Stromal cell-derived factor-1/CXCL12 directly enhances survival/antiapoptosis of myeloid progenitor cells through CXCR4 and Gαi proteins and enhances engraftment of competitive, repopulating stem cells

• Published in: Journal of leukocyte biology Vol. 73; no. 5; pp. 630 - 638
• Main Authors: Broxmeyer, Hal E., Kohli, Lisa, Kim, Chang H., Lee, Younghee, Mantel, Charlie, Cooper, Scott, Hangoc, Giao, Shaheen, Montaser, Li, Xiaxin, Clapp, D. Wade
• Format: Journal Article
• Language: English
• Published: Society for Leukocyte Biology 01.05.2003
• Subjects: apoptosis; chemokines; cytokines; hematopoietic progenitor and stem cells
• ISSN: 0741-5400; 1938-3673
• DOI: 10.1189/jlb.1002495

Stromal cell‐derived factor‐1 (SDF‐1/CXCL12) enhances survival of myeloid progenitor cells. The two main questions addressed by us were whether these effects on the progenitors were direct‐acting and if SDF‐1/CXCL12 enhanced engrafting capability of competitive, repopulating mouse stem cells subjected to short‐term ex vivo culture with other growth factors.

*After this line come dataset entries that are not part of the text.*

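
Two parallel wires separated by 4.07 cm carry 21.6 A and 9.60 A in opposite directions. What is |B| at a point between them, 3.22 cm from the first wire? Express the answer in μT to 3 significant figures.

B ≈ 360 μT

Each long wire gives B = μ₀I/(2πd). Distances are d₁ = 0.0322 m and d₂ = 0.0085 m.
B₁ = 1.34×10⁻⁴ T, B₂ = 2.26×10⁻⁴ T.
Between antiparallel currents both contributions point the same way, so they add. B = B₁ + B₂ = 1.34×10⁻⁴ + 2.26×10⁻⁴ = 3.60×10⁻⁴ T.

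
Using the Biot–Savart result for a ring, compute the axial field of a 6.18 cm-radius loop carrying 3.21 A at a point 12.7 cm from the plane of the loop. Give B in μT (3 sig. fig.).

On the axis of a circular loop, B = μ₀IR² / [2(R²+z²)^(3/2)].
R² + z² = (0.0618)² + (0.127)² = 0.01995 m², and (R²+z²)^(3/2) = 2.82×10⁻³ m³.
B = (4π×10⁻⁷ × 3.21 × 0.003819) / (2 × 2.82×10⁻³) = 2.73×10⁻⁶ T.

B ≈ 2.73 μT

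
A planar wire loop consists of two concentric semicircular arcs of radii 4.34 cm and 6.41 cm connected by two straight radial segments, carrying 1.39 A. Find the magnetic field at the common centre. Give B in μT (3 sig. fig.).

B ≈ 3.25 μT

The radial connectors point toward the centre, so dl × r̂ = 0 and they contribute nothing.
Each semicircle gives μ₀I/(4R): inner arc 1.01×10⁻⁵ T, outer arc 6.81×10⁻⁶ T.
The two arcs carry current in opposite angular senses, so their fields oppose: B = |1.01×10⁻⁵ − 6.81×10⁻⁶| = 3.25×10⁻⁶ T.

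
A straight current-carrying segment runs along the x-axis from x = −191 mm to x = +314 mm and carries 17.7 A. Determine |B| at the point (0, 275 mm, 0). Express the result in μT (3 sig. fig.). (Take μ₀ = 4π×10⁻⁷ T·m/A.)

For a finite straight segment, B = (μ₀I/4πd)(sinθ₁ + sinθ₂), where θ₁, θ₂ are the angles from the perpendicular to each end.
The perpendicular distance is d = 0.275 m; the end-offsets along the wire are a = 0.191 m and b = 0.314 m.
sinθ₁ = 0.191/√(0.191²+0.275²) = 0.5705; sinθ₂ = 0.314/√(0.314²+0.275²) = 0.7523.
B = (4π×10⁻⁷ × 17.7) / (4π × 0.275) × (0.5705 + 0.7523) = 8.51×10⁻⁶ T.

B ≈ 8.51 μT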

SDF‐1/CXCL12 had survival‐enhancing/antiapoptosis effects on human bone marrow (BM) and cord blood (CB) and mouse BM colony‐forming units (CFU)‐granulocyte macrophage, burst‐forming units‐erythroid, and CFU‐granulocyte‐erythroid‐macrophage‐megakaryocyte with similar dose responses. The survival effects were direct‐acting, as assessed on colony formation by single isolated human BM and CB CD34+++ cells. Effects were mediated through CXCR4 and Gαi proteins. Moreover, SDF‐1/CXCL12 greatly enhanced the engrafting capability of mouse long‐term, marrow‐competitive, repopulating stem cells cultured ex vivo with interleukin‐6 and steel factor for 48 h. These results extend information on the survival effects mediated through the SDF‐1/CXCL12–CXCR4 axis and may be of relevance for ex vivo expansion and gene‐transduction procedures.